Related: https://github.com/ufrisk/pcileech-fpga

heeen2 · on Feb 25, 2020

Weren't these used in a famous counterstrike cheating scandal in Norway?

landr0id · on Feb 25, 2020

Yep, they're also pretty popular with people who cheat in ESEA/FaceIT third-party ladders. One of the guys, ra1f, eventually outed himself [1]. The software-based anticheat is fairly decent, pushing people to hardware-based cheats built off of PCILeech to avoid detection.

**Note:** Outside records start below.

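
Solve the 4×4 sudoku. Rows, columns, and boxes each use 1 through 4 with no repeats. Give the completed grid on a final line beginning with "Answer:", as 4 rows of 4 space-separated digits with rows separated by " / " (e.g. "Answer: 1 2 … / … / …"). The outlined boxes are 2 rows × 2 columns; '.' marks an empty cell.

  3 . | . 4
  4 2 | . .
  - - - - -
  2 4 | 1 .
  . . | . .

Step 1. [r3c4∈{3}] only 3 remains possible at r3c4, so r3c4=3.
Step 2. [r1c2∈{1}] only 1 remains possible at r1c2, so r1c2=1.
Step 3. [r4c3∈{2,4}] 4 has one home in row 4: r4c3. So r4c3=4.
Step 4. [r2c4∈{1}] only 1 remains possible at r2c4. So r2c4=1.
Step 5. [r4c2∈{3}] r4c2's peers cover all but 3. So r4c2=3.
Step 6. [r4c4∈{2}] only 2 remains possible at r4c4. So r4c4=2.
Step 7. [r4c1∈{1}] nothing but 1 survives at r4c1 ⇒ r4c1=1.
Step 8. [r1c3∈{2}] r1c3's peers cover all but 2 ⇒ r1c3=2.
Step 9. [r2c3∈{3}] r2c3's peers cover all but 3, so r2c3=3.

Answer: 3 1 2 4 / 4 2 3 1 / 2 4 1 3 / 1 3 4 2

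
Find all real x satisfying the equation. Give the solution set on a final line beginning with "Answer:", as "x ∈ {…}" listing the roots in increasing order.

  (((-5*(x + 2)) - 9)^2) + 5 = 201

Step 1. [(((-5*(x + 2)) - 9)^2) + 5 = 201] subtract 5: x sits inside (… + 5), so sub: ((-5*(x + 2)) - 9)^2 = 196.
Step 2. [((-5*(x + 2)) - 9)^2 = 196] 196 ≥ 0, LHS is (·)² — take ±√, so sqrt: (-5*(x + 2)) - 9 = 14 or -14.
Step 3. [(-5*(x + 2)) - 9 = 14 or -14] the outer -9 inverts by adding 9, so sub: -5*(x + 2) = 23 or -5.
Step 4. [-5*(x + 2) = 23 or -5] -5·(inner) — divide through by -5 ⇒ div: x + 2 = -23/5 or 1.
Step 5. [x + 2 = -23/5 or 1] +2 is outermost — subtract 2 both sides, so sub: x = -33/5 or -1.

Answer: x ∈ {-33/5, -1}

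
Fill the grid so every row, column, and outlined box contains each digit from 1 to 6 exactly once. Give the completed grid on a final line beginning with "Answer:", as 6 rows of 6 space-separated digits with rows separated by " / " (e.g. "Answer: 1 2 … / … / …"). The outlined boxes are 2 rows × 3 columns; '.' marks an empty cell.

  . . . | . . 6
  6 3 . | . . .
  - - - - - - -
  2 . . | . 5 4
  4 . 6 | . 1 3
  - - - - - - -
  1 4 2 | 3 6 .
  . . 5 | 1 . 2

Step 1. [r1c2∈{1,2,5}] 2 has one home in col 2: r1c2 ⇒ r1c2=2.
Step 2. [r1c3∈{1,4}] in row 1, 1 fits only at r1c3 ⇒ r1c3=1.
Step 3. [r6c5∈{4}] r6c5's peers cover all but 4. So r6c5=4.
Step 4. [r1c4∈{4,5}] r1c4 is the only open cell in row 1 admitting 4 ⇒ r1c4=4.
Step 5. [r2c4∈{2,5}] r2c4 is the only open cell in col 4 admitting 5 ⇒ r2c4=5.
Step 6. [r3c3∈{3}] r3c3 has the single candidate 3. So r3c3=3.
Step 7. [r3c4∈{6}] r3c4 is down to just 6, so r3c4=6.
Step 8. [r6c2∈{6}] r6c2 is down to just 6. So r6c2=6.
Step 9. [r6c1∈{3}] r6c1 has the single candidate 3, so r6c1=3.
Step 10. [r4c2∈{5}] nothing but 5 survives at r4c2 ⇒ r4c2=5.
Step 11. [r2c3∈{4}] only 4 remains possible at r2c3 ⇒ r2c3=4.
Step 12. [r1c1∈{5}] r1c1's peers cover all but 5 ⇒ r1c1=5.
Step 13. [r2c5∈{2}] r2c5 has the single candidate 2, so r2c5=2.
Step 14. [r1c5∈{3}] r1c5's peers cover all but 3. So r1c5=3.
Step 15. [r4c4∈{2}] r4c4 is down to just 2, so r4c4=2.
Step 16. [r2c6∈{1}] only 1 remains possible at r2c6, so r2c6=1.
Step 17. [r3c2∈{1}] only 1 remains possible at r3c2, so r3c2=1.
Step 18. [r5c6∈{5}] nothing but 5 survives at r5c6. So r5c6=5.

Answer: 5 2 1 4 3 6 / 6 3 4 5 2 1 / 2 1 3 6 5 4 / 4 5 6 2 1 3 / 1 4 2 3 6 5 / 3 6 5 1 4 2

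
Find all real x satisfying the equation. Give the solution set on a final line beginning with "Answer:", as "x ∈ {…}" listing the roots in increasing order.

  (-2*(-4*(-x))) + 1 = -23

Step 1. [(-2*(-4*(-x))) + 1 = -23] the outer +1 inverts by subtracting 1 ⇒ sub: -2*(-4*(-x)) = -24.
Step 2. [-2*(-4*(-x)) = -24] leading coefficient -2: divide by -2, so div: -4*(-x) = 12.
Step 3. [-4*(-x) = 12] divide by the outer -4. So div: -x = -3.
Step 4. [-x = -3] leading − — multiply by −1 ⇒ neg: x = 3.

Answer: x ∈ {3}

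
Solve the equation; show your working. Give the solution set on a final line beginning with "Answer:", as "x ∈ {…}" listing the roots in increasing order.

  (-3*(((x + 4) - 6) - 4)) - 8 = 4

Step 1. [(-3*(((x + 4) - 6) - 4)) - 8 = 4] the outer -8 inverts by adding 8 ⇒ sub: -3*(((x + 4) - 6) - 4) = 12.
Step 2. [-3*(((x + 4) - 6) - 4) = 12] divide by the outer -3 ⇒ div: ((x + 4) - 6) - 4 = -4.
Step 3. [((x + 4) - 6) - 4 = -4] the outer -4 inverts by adding 4. So sub: (x + 4) - 6 = 0.
Step 4. [(x + 4) - 6 = 0] the outer -6 inverts by adding 6 ⇒ sub: x + 4 = 6.
Step 5. [x + 4 = 6] 4 comes off first (subtract 4), so sub: x = 2.

Answer: x ∈ {2}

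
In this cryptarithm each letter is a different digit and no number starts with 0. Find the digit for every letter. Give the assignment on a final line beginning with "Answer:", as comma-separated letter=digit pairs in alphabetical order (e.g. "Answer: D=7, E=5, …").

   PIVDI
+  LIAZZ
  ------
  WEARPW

Step 1. [col 1: I + Z ≡ W (mod 10)] several values work for W in column 1 (I + Z ≡ W (mod 10), carry-in 0); try W=1, so W=1.
Step 2. [col 1: I + Z ≡ W (mod 10)] Z=8 is one option consistent with column 1 (I + Z ≡ W (mod 10), carry-in 0) — take it, so Z=8.
Step 3. [col 1: I + Z ≡ W (mod 10)] column 1 reads I+Z+carry(0)=W with Z=8, W=1; with digits 1,8 already taken and all letters distinct, the only value for I is 3 ⇒ I=3.
Step 4. [col 2: D + Z ≡ P (mod 10)] several values work for P in column 2 (D + Z ≡ P (mod 10), carry-in 1); try P=5, so P=5.
Step 5. [col 2: D + Z ≡ P (mod 10)] from column 2 (Z=8, P=5, carry-in 1, digits 1,3,5,8 already taken and all letters distinct): D must equal 6, so D=6.
Step 6. [col 3: V + A ≡ R (mod 10)] column 3 (V + A ≡ R (mod 10), carry-in 1) doesn't pin A yet; pick A=7 and continue, so A=7.
Step 7. [col 3: V + A ≡ R (mod 10)] several values work for R in column 3 (V + A ≡ R (mod 10), carry-in 1); try R=0, so R=0.
Step 8. [col 3: V + A ≡ R (mod 10)] column 3 reads V+A+carry(1)=R with A=7, R=0; with digits 0,1,3,5,6,7,8 already taken and all letters distinct, the only value for V is 2 ⇒ V=2.
Step 9. [col 5: P + L ≡ E (mod 10)] L=9 is one option consistent with column 5 (P + L ≡ E (mod 10), carry-in 0) — take it ⇒ L=9.
Step 10. [col 5: P + L ≡ E (mod 10)] from column 5 (P=5, L=9, carry-in 0, digits 0,1,2,3,5,6,7,8,9 already taken and all letters distinct): E must equal 4, so E=4.

Answer: A=7, D=6, E=4, I=3, L=9, P=5, R=0, V=2, W=1, Z=8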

[1]: https://twitter.com/rra1f/status/1067518342595006466

VectorLock · on Feb 25, 2020

I was just thinking "would this be an effective way to create undetectable cheats for video games?"

hoistbypetard · on Feb 25, 2020

Does DMA over PCIe work using USB gadget mode with a Linux device? i.e. could a Pi be used easily and inexpensively to build an acquisition device for this?

Edit: Bleh. Nevermind. I saw this photo:

https://gist.githubusercontent.com/ufrisk/c5ba7b360335a13bba...

with a pcie adapter connected over what looked like USB3 and forgot that it's thunderbolt on the macbook. I was not quite to the middle of my first cup of coffee when I asked that.

q3k · on Feb 25, 2020

Well USB is not PCIe and doesn't do DMA, so no.

hoistbypetard · on Feb 25, 2020

Aren't most of the devices on the linked page doing PCIe over USB3?

Edit: Bleh. Nevermind. I saw this photo:

https://gist.githubusercontent.com/ufrisk/c5ba7b360335a13bba...

with a pcie adapter connected over what looked like USB3 and forgot that it's thunderbolt on the macbook. I was not quite to the middle of my first cup of coffee when I asked that.

saagarjha · on Feb 25, 2020

USB 4!

_aleph2c_ · on Feb 25, 2020

An interview with Ulf Fritz:

https://www.youtube.com/watch?v=MIfY8g73xms&feature=emb_rel_...

DrRobinson · on Feb 25, 2020

Another interview with him: https://www.youtube.com/watch?v=W5Yb3q9iJao

MaupitiBlue · on Feb 25, 2020

Doesn’t this change everything wrt cheating?

tuvan · on Feb 25, 2020

These devices are apparently already used for cheating. Here are some blog posts from Riot Games and ESEA mentioning direct memory access devices as cheating vectors and preventative methods if you are interested. https://blog.esea.net/esea-hardware-cheats/ https://euw.leagueoflegends.com/en-gb/news/dev/dev-null-anti...

Namidairo · on Feb 26, 2020

Not really.

A few of the better anti-cheat products have had detection vectors for these for a while now, from simple things like detecting the driver to outright probing the device.

Polylactic_acid · on Feb 26, 2020

Surely you could combine a cheating chip with a legitimate device like a network card so to the OS it looks just like a network card.

inetknght · on Feb 25, 2020

I would imagine it's no more "change everything" than having root access to your own hardware.